Basil’s answer is automation. The app is designed to log expenses from common payment methods such as Apple Pay, PayNow, PayLah!, GrabPay and ShopeePay, reducing the need for manual entry. Early test users responded to two things: the cleaner interface and the fact that Basil removed much of the hassle from expense tracking. In an App Store filled with budgeting apps, that was enough to suggest there was still room for something simpler.

Privacy is just as important. Swapnil says he does not want to integrate OpenAI or Anthropic models into Basil because he does not want sensitive financial information sent to a server just to generate a better response. Apple Foundation Models allow Basil’s AI features to run on-device, work without an internet connection, and avoid API costs, which matters for an app he intends to keep free.
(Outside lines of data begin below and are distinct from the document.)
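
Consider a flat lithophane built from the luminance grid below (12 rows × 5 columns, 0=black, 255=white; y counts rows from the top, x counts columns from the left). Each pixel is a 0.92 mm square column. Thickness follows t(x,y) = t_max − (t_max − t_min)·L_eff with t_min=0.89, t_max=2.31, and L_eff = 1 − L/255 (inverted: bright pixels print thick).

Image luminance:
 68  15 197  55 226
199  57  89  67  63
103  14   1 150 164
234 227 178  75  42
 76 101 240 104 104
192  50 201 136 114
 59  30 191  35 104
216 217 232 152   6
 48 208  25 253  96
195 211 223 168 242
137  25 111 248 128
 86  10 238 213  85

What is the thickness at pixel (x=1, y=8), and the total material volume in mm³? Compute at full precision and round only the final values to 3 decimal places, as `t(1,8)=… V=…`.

t(1,8)=2.048 V=81.650

span = t_max - t_min = 2.31 - 0.89 = 1.420
L(1,8) = 208, L_eff = 1 - 208/255 = 0.184314 (inverted)
t(1,8) = 2.31 - 1.420·0.184314 = 2.048
Σt over all 12·5 pixels = 204994/2125 ≈ 96.4677647
V = pitch²·Σt = 0.92²·204994/2125 = 81.650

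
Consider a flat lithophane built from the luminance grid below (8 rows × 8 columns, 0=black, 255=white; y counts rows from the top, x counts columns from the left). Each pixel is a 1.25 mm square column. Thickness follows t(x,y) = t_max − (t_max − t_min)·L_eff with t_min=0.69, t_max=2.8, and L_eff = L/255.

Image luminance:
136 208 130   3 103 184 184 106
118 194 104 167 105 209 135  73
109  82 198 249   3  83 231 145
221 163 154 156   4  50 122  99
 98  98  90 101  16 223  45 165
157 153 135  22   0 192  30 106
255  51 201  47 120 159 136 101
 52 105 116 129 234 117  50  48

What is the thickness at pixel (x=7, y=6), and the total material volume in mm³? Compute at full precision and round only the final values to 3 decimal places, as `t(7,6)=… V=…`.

t(7,6)=1.964 V=179.413

span = t_max - t_min = 2.8 - 0.69 = 2.110
L(7,6) = 101, L_eff = 101/255 = 0.396078
t(7,6) = 2.8 - 2.110·0.396078 = 1.964
Σt over all 8·8 pixels = 146401/1275 ≈ 114.8243137
V = pitch²·Σt = 1.25²·146401/1275 = 179.413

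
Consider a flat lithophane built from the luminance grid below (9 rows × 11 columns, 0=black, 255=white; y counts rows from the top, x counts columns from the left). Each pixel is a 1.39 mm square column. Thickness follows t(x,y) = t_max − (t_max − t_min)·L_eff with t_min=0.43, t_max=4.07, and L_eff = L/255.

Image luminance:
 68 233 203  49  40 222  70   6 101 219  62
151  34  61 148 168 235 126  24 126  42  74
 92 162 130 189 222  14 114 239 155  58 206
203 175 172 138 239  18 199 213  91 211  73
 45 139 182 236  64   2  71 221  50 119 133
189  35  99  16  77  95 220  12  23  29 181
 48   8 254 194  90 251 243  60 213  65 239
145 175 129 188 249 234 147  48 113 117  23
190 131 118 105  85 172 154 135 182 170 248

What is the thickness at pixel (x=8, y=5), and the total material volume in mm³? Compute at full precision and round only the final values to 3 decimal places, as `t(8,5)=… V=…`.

span = t_max - t_min = 4.07 - 0.43 = 3.640
L(8,5) = 23, L_eff = 23/255 = 0.090196
t(8,5) = 4.07 - 3.640·0.090196 = 3.742
Σt over all 9·11 pixels = 1855337/8500 ≈ 218.2749412
V = pitch²·Σt = 1.39²·1855337/8500 = 421.729

t(8,5)=3.742 V=421.729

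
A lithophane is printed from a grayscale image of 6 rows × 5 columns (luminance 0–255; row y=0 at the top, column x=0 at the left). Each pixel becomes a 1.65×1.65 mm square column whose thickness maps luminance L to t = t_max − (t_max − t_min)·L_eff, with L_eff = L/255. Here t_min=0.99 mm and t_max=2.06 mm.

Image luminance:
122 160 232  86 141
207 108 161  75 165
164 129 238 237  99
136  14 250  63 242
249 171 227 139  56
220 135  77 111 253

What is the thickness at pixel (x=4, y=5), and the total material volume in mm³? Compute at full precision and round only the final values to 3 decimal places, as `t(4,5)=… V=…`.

t(4,5)=0.998 V=114.936

span = t_max - t_min = 2.06 - 0.99 = 1.070
L(4,5) = 253, L_eff = 253/255 = 0.992157
t(4,5) = 2.06 - 1.070·0.992157 = 0.998
Σt over all 6·5 pixels = 1076531/25500 ≈ 42.2169020
V = pitch²·Σt = 1.65²·1076531/25500 = 114.936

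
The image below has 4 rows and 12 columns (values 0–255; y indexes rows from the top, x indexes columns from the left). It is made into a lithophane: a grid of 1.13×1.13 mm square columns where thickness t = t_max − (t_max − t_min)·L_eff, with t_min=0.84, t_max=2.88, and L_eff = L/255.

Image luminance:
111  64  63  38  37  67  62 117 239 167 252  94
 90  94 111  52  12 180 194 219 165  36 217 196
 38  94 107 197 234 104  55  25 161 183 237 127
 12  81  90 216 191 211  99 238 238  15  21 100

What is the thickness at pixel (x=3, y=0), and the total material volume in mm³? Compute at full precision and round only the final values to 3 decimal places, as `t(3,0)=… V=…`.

span = t_max - t_min = 2.88 - 0.84 = 2.040
L(3,0) = 38, L_eff = 38/255 = 0.149020
t(3,0) = 2.88 - 2.040·0.149020 = 2.576
Σt over all 4·12 pixels = 90.632
V = pitch²·Σt = 1.13²·90.632 = 115.728

t(3,0)=2.576 V=115.728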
“Because I promised users privacy, nothing leaves your device at all,” he says. “I am not going to integrate OpenAI models or Anthropic models into the app. I do not want your sensitive information to be sent to a server just so I can get an AI response that sounds better. To me, that is not privacy.”

Basil UX

Image: Basil

That thinking also shapes Basil’s business model. Swapnil says he does not want to charge users just so they can save money, nor does he want to hide useful tools behind a subscription. “I made a promise that Basil will always be free,” he says. “The features will always be free. I will never gatekeep them behind subscriptions, because that is not what I want.”

Basil’s AI features are framed as coaching rather than instruction. The app can look at spending, income and budgets to warn users if they are on track to overspend, or generate a Weekly Recap that highlights changes across categories. Swapnil is also working on a feature that would let users chat with their expenses, asking questions such as whether coffee spending has increased over the past few weeks. The app can answer using the user’s own data without that information leaving the device.

What stands out here is the restraint. Swapnil does not think every part of Basil needs AI. Charts, merchant breakdowns and cash-flow views can still be handled through good interface design. For him, AI should only appear where it adds something useful. “Sometimes people say you should just give everything to AI and let it calculate things for you,” he says. “I do not think that is the right approach. AI has to be used intentionally. It should be a coach; it should not simply tell you what to do.”